The Subjection of Women Essay Questions

Essay Questions

  1. 1

    Explicate John Stuart Mill’s obvious ideology.

    Mill’s prime ideology is to sanction gender equivalence. In the inaugural paragraph he writes, “The object of this Essay is to explain as clearly as I am able, the grounds of an opinion which I have held from the very earliest period when I had formed any opinions at all on social or political matters, and which, instead of being weakened or modified, has been constantly growing stronger by the progress of reflection and the experience of life: That the principle which regulates the existing social relations between the two sexes—the legal subordination of one sex to the other—is wrong in itself, and now one of the chief hindrances to human improvement; and that it ought to be replaced by a principle of perfect equality, admitting no power or privilege on the one side, nor disability on the other.” The foremost paragraph renders Mill’s essay a feminist script that censures the legal sponsorship of gender inequity. Mill’s concession regarding the ‘chief hindrances’ linked with gender disparity deduces that he is an impartial critic who would not ratify the dominance of males because he is a male.

  2. 2

    How have women somehow promoted their own subjection? How have they subverted male dominion?

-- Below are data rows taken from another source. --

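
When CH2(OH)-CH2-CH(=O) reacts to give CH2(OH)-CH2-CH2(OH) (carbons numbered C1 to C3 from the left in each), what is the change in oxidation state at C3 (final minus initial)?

Before: C3 has 1 bond to C, 1 bond to H, 2 bonds to O → oxidation state +1.
After: C3 has 1 bond to C, 2 bonds to H, 1 bond to O → oxidation state -1.
Δ = -1 − (+1) = -2, so this is a reduction at C3.

-2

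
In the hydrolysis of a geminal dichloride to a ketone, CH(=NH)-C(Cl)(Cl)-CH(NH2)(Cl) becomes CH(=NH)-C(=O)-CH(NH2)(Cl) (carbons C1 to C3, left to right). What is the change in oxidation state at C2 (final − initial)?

Before: C2 has 2 bonds to C, 2 bonds to Cl → oxidation state +2.
After: C2 has 2 bonds to C, 2 bonds to O → oxidation state +2.
Δ = +2 − (+2) = 0, so no net redox change at C2.

0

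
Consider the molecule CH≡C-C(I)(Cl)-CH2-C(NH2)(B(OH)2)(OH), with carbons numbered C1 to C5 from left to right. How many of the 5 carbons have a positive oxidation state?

Bonds to more-electronegative neighbours contribute +1 each, bonds to H or metals contribute −1 each, and C–C bonds contribute 0. Tallying each carbon:
C1: 3C, 1H → 0 − 1 = -1
C2: 4C → 0 = 0
C3: 2C, 1Cl, 1I → 0 + 1 + 1 = +2
C4: 2C, 2H → 0 − 2 = -2
C5: 1C, 1O, 1N, 1B → 0 + 1 + 1 − 1 = +1
2 carbons (C3, C5) meet the condition.

2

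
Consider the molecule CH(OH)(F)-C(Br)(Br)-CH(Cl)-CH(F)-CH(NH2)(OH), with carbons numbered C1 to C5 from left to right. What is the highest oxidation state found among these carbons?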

    Mill writes, “But, it will be said, the rule of men over women differs from all these others in not being a rule of force: it is accepted voluntarily; women make no complaint, and are consenting parties to it.” The women’s deliberate reception of male dominion has been injurious in endorsing gender equivalence. The women’s overt harmony gathers that they are gratified with the dominant eminence of gender dissimilarity.

    Comparatively, Mill observes, “In the first place, a great number of women do not accept it. Ever since there have been women able to make their sentiments known by their writings (the only mode of publicity which society permits to them), an increasing number of them have recorded protests against their present social condition: and recently many thousands of them, headed by the most eminent women known to the public, have petitioned Parliament for their admission to the Parliamentary Suffrage. The claim of women to be educated as solidly, and in the same branches of knowledge, as men, is urged with growing intensity, and with a great prospect of success; while the demand for their admission into professions and occupations hitherto closed against them, becomes every year more urgent.”

    Here, Mill authenticates that not all womenfolk are unconscious of gender equivalence. The female writers have engaged writing to relay their sentimentalities relating to the impairments of gender unfairness. Protests for ‘Parliamentary Suffrage’ surmise that not all women are content with being politically dormant. Furthermore, clamours for identical educational chances are signals of the females’ longing for knowledge and enlightenment. For gender equality to prevail womenfolk must be the front runners in activism for changes that would nurture parity among all genders. Approval of inequality status quo will fortify adverse gender differences.

This section is currently locked

Someone from the community is currently working feverishly to complete this section of the study guide. Don’t worry, it shouldn’t be long.